As they pertain to admissions officers, nothing much more than the usual screed about the arbitrary nature of selective college admissions. Make no mistake, there are some good thoughts in here: some interesting and basic (and probably more interesting because of how basic it is) math showcases the rise in competition over the years, and I certainly agree with the idea that in planning out our lives we “obsess about this college versus that only because that’s the only factor we can obsess about.” Well said and certainly true, as far as I’m concerned. Where Kinsley loses me is in his critique of the admissions process itself, and the accusation that “the decision is essentially random, the process was wildly inconsistent, and I might well have been turned down because the assistant dean didn’t care for his lunch that day.”

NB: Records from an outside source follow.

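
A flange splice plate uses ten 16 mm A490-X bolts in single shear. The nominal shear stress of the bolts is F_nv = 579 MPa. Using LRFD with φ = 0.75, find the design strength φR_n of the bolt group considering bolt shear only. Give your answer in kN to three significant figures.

A_b = π × 16² / 4 = 201.1 mm².
R_n = F_nv · A_b · n · n_s = 579 × 201.1 × 10 × 1 / 1000 = 1164 kN.
Design strength φR_n = 0.75 × 1164 = 873 kN.

873 kN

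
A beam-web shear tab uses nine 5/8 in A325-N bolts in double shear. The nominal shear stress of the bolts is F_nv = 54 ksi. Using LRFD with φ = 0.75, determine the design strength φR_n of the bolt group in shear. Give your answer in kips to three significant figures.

224 kips

A_b = π × 0.625² / 4 = 0.3068 in².
R_n = F_nv · A_b · n · n_s = 54 × 0.3068 × 9 × 2 = 298.2 kips.
Design strength φR_n = 0.75 × 298.2 = 224 kips.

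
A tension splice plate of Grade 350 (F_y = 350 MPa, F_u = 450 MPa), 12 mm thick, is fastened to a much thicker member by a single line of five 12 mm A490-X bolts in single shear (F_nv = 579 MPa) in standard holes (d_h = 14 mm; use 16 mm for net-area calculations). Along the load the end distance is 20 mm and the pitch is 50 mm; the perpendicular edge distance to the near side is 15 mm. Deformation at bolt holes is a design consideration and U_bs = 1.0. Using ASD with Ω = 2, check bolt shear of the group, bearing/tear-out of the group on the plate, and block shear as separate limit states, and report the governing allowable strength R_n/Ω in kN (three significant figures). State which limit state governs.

164 kN (bolt shear governs)

Bolt shear: A_b = π·12²/4 = 113.1 mm²; R_n = 579 × 113.1 × 5 × 1 / 1000 = 327.4 kN → 327.4 / 2 = 164 kN.
Bearing: edge l_c = 13, r_n = 84.24 kN; interior l_c = 36, r_n = 155.5 kN; R_n = 84.24 + 4·155.5 = 706.3 kN → 353 kN.
Block shear: A_gv = 2640, A_nv = 1776, A_nt = 84 mm²; R_n = min(0.6F_uA_nv, 0.6F_yA_gv) + U_bs·F_u·A_nt = 517.3 kN → 259 kN.
Bolt shear governs: 164 kN.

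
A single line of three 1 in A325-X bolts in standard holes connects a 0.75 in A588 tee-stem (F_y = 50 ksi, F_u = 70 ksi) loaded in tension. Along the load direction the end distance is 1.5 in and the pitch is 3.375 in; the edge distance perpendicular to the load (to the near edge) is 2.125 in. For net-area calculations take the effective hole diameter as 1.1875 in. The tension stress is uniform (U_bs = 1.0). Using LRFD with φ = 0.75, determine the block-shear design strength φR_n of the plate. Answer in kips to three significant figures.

185 kips

Shear plane L_v = 1.5 + 2·3.375 = 8.25 in; A_gv = 8.25 × 0.75 = 6.188 in².
A_nv = (8.25 − 2.5·1.1875) × 0.75 = 3.961 in².
A_nt = (2.125 − 0.5·1.1875) × 0.75 = 1.148 in².
0.6 F_u A_nv = 166.4 kips; 0.6 F_y A_gv = 185.6 kips → shear rupture governs the shear term.
R_n = 166.4 + 1.0 × 70 × 1.148 = 246.8 kips.
Design strength φR_n = 0.75 × 246.8 = 185 kips.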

Here, Kinsley simply resorts to the party line of outsiders, media members, and higher ed critics, groaning on about how arbitrary it all is. I half expected to read the phrase “throwing darts at a dart board.” And make no mistake, there is an element of chance in the admissions process at an elite institution. There is luck. There is a human element that plays a large role. There are more than enough qualified candidates and it can seem harsh, unfair, and capricious when some get in and some do not. But to dismiss the entire process because of these factors is to fail to understand that process. Yes, there is luck — but the role that luck plays can be reduced through careful planning and presentation. Yes, there is a human element — but that human element can be a benefit when you take the time to consider the person on the other side of the desk. Yes, there are more than enough qualified applicants — does that mean you should just give up?

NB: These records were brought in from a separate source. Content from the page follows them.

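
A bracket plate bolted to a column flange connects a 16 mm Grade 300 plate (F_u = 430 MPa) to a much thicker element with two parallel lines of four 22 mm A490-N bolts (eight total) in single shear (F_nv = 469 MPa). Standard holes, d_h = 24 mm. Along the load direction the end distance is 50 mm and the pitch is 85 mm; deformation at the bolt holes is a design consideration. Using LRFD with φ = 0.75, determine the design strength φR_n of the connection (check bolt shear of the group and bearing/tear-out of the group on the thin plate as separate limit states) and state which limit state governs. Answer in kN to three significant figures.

Bolt shear: A_b = π·22²/4 = 380.1 mm²; R_n = 469 × 380.1 × 8 × 1 / 1000 = 1426 kN → 0.75 × 1426 = 1070 kN.
Bearing (1.2 l_c t F_u ≤ 2.4 d t F_u): upper limit = 2.4·22·16·430 / 1000 = 363.3 kN.
  Edge l_c = 50 − 24/2 = 38 → r_n = 313.7 kN; interior l_c = 85 − 24 = 61 → r_n = 363.3 kN.
  R_n,bearing = 2·313.7 + 6·363.3 = 2807 kN → 0.75 × 2807 = 2110 kN.
Bolt shear governs: 1070 kN.

1070 kN (bolt shear governs)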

I can tell you two things, as someone who was an admissions officer at a highly selective college (acceptance rate under 30%) and as someone who now works with applicants to highly selective graduate programs. The first is that admissions officers DO work hard, as they claim in their rejection letters (much to Kinsley’s chagrin). An admissions office typically has one “file reading” professional for every 1,000 applications and that personnel is responsible for both recruiting those applicants and then making decisions on their credentials. The process features multiple layers and gets several eyes on the same profile — decisions aren’t made based on what someone has for lunch. That’s reductive, throw-away language that people use when they don’t want to wrestle with reality.

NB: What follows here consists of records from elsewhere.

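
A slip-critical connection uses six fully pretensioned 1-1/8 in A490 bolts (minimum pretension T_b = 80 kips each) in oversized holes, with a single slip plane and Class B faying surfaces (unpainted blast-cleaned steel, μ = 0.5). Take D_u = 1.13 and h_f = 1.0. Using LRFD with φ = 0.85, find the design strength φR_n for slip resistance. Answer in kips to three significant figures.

231 kips

R_n = μ · D_u · h_f · T_b · n_s · n_b = 0.5 × 1.13 × 1.0 × 80 × 1 × 6 = 271.2 kips.
Design strength φR_n = 0.85 × 271.2 = 231 kips.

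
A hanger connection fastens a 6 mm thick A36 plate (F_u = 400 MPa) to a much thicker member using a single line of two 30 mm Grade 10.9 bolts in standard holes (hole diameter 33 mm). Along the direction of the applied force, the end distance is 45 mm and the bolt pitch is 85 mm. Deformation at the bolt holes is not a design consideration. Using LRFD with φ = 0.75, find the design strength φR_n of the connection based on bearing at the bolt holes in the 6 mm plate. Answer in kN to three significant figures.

Per bolt r_n = 1.5 l_c t F_u ≤ 3.0 d t F_u; upper limit = 3.0 × 30 × 6 × 400 / 1000 = 216 kN.
Edge bolt: l_c = 45 − 33/2 = 28.5 mm → 1.5 × 28.5 × 6 × 400 / 1000 = 102.6 → r_n = 102.6 kN.
Interior bolts: l_c = 85 − 33 = 52 mm → 1.5 × 52 × 6 × 400 / 1000 = 187.2 → r_n = 187.2 kN.
R_n = 1 × 102.6 + 1 × 187.2 = 289.8 kN.
Design strength φR_n = 0.75 × 289.8 = 217 kN.

217 kN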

The reality is that admissions officers work hard, they care about what they are doing, and they want to see applicants who work just as hard and care just as much. This is bad news for many who view the process as more of a sweepstakes and less of a rigorous match-making and interviewing experience, but it’s good news for people who want to roll up their sleeves and treat their applications with care.
The second thing I can tell you, given everything I just wrote above, is that I wouldn’t want someone who views the admissions process the way Michael Kinsley does to advise me on my own applications.
At Veritas Prep, we both support the work of admissions professionals and believe in our ability to help candidates confront this difficult process. We don’t throw up our hands and blame it all on the fates. And neither should you.